GOP can spend nothing on Sauerbrey, state says

September 24, 1994|By Thomas W. Waldron | Thomas W. Waldron,Sun Staff Writer

Charting the unexplored waters of public financing, Maryland's attorney general said yesterday that the GOP can spend no money on behalf of Ellen R. Sauerbrey, its own gubernatorial candidate.

Any money spent by the party on her behalf must count against the maximum of $1 million in taxpayer funds Mrs. Sauerbrey can spend under the public campaign financing law, the attorney general said in an advisory opinion.

The opinion appears to be a major setback for the GOP, which had hoped to spend its own money to help Mrs. Sauerbrey close the money gap on her better-financed Democratic opponent, Parris N. Glendening.

Republican officials called the opinion politically motivated and said they were considering a court challenge.

The sweeping opinion says the state GOP and its county affiliates are even precluded from printing sample ballots with Mrs. Sauerbrey's name on them.

Carol L. Hirschburg, spokeswoman for Mrs. Sauerbrey, said the ruling was particularly harmful because it comes at a time when many supporters are looking to contribute to the party and its gubernatorial candidate. "There's more interest in the Republican Party now than at any time I can remember," Ms. Hirschburg said.

During its 1994 session, the Democratic-controlled General Assembly, at the urging of the Democratic Party, rewrote the law to increase from $10,000 to about $2 million the amount that state and local parties could spend on candidates.

The GOP had hoped to use that change in the law to spend much of its own money on Mrs.

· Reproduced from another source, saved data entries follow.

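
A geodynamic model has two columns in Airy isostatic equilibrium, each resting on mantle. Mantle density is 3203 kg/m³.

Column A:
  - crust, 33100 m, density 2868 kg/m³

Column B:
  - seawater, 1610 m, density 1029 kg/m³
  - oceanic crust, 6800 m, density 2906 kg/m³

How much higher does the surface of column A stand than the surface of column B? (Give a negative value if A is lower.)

For any compensation level in the mantle, the mantle terms cancel and isostasy reduces to e = (Σt_A − Σt_B) − (Σ(ρt)_A − Σ(ρt)_B) / ρ_m.
Σt_A = 33100 m; Σt_B = 8410 m; Σ(ρt)_A = 94930800; Σ(ρt)_B = 21417490 (in m·kg/m³).
e = (33100 − 8410) − (94930800 − 21417490) / 3203 = 1740 m.

1740 m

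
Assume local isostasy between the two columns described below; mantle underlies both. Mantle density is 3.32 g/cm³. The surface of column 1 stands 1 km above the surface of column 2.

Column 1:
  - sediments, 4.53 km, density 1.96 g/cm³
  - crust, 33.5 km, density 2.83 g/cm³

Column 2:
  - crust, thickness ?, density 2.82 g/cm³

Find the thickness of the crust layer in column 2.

Take the compensation level at the base of the deeper column (depth z_c below the surface of column 1) and equate Σ ρ_i t_i down to z_c; mantle fills any gap and the z_c terms cancel.
Column 1: 4.53×1.96 + 33.5×2.83 + (z_c − 38.03)×3.32
Column 2: 1×0 + x×2.82 + (z_c − 1 − 0 − x)×3.32
The z_c×3.32 term appears on both sides and cancels. Collect the known terms of each column as K = Σ(ρt)_known − 3.32 × (depth of known layers): K_1 = 103.6838 − 3.32×38.03 = −22.5758; K_2 = 0 − 3.32×(1 + 0) = −3.32.
Balance: K_1 = K_2 − x×(3.32 − 2.82), so x = (K_2 − K_1)/(3.32 − 2.82) = 19.2558/0.5 = 38.5 km.

38.5 km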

Sauerbrey's behalf, without it counting against her public campaign fund of $1 million.

Attorneys for both the party and Mrs. Sauerbrey said they would discuss the ruling with party officials across the state before deciding whether to challenge it in court.

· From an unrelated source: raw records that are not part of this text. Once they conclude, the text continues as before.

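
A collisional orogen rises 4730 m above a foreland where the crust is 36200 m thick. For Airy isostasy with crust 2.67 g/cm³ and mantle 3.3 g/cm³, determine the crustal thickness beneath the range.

Root depth r = h ρ_c / (ρ_m − ρ_c) = 4730 m × 2.67 / 0.63 = 20050 m.
Total thickness = T + h + r = 36200 m + 4730 m + 20050 m = 61000 m.

61000 m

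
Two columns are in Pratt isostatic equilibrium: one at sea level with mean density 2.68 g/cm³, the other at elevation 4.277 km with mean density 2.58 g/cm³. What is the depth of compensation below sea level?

ρ_ref D = ρ (D + h) → D (ρ_ref − ρ) = ρ h.
D = ρ h/(ρ_ref − ρ) = 2.58 × 4.277 km/(2.68 − 2.58) = 110 km.

110 km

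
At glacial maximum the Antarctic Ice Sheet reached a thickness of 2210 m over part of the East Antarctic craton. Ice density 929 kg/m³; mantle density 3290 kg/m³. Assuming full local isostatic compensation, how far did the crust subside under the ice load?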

Joyce L. Terhes, chairman of the state GOP, accused the attorney general's office, headed by Democrat J. Joseph Curran Jr., of issuing a politically motivated ruling to hurt the Republicans' chances. "They've tried to tilt the playing field," Mrs. Terhes said. "I think it will backfire on them."

Deputy Attorney General Ralph S. Tyler said politics played no role in the ruling. "We've answered an important legal question in the way we think it should be properly answered," Mr. Tyler said.

So-called "noncoordinated" expenditures by independent political groups on Mrs. Sauerbrey's behalf would not count against the total her campaign can spend. But, the opinion said, party expenditures don't fall into that category.

"It is nonsensical to believe that a party would make expenditures on behalf of its gubernatorial nominee without the knowledge and consent of the nominee," said the opinion, which was signed by Mr. Tyler and Assistant Attorney General Mary O. Lunden.

Public financing of state elections was first approved by the General Assembly in 1974, with Maryland residents making donations when they filed their income taxes.

Gubernatorial candidates must first qualify for public financing by raising money on their own. If they do qualify and accept public funding, they can't spend additional money of their own without reducing their public funding. Mrs. Sauerbrey qualified for just under $1 million in public funds.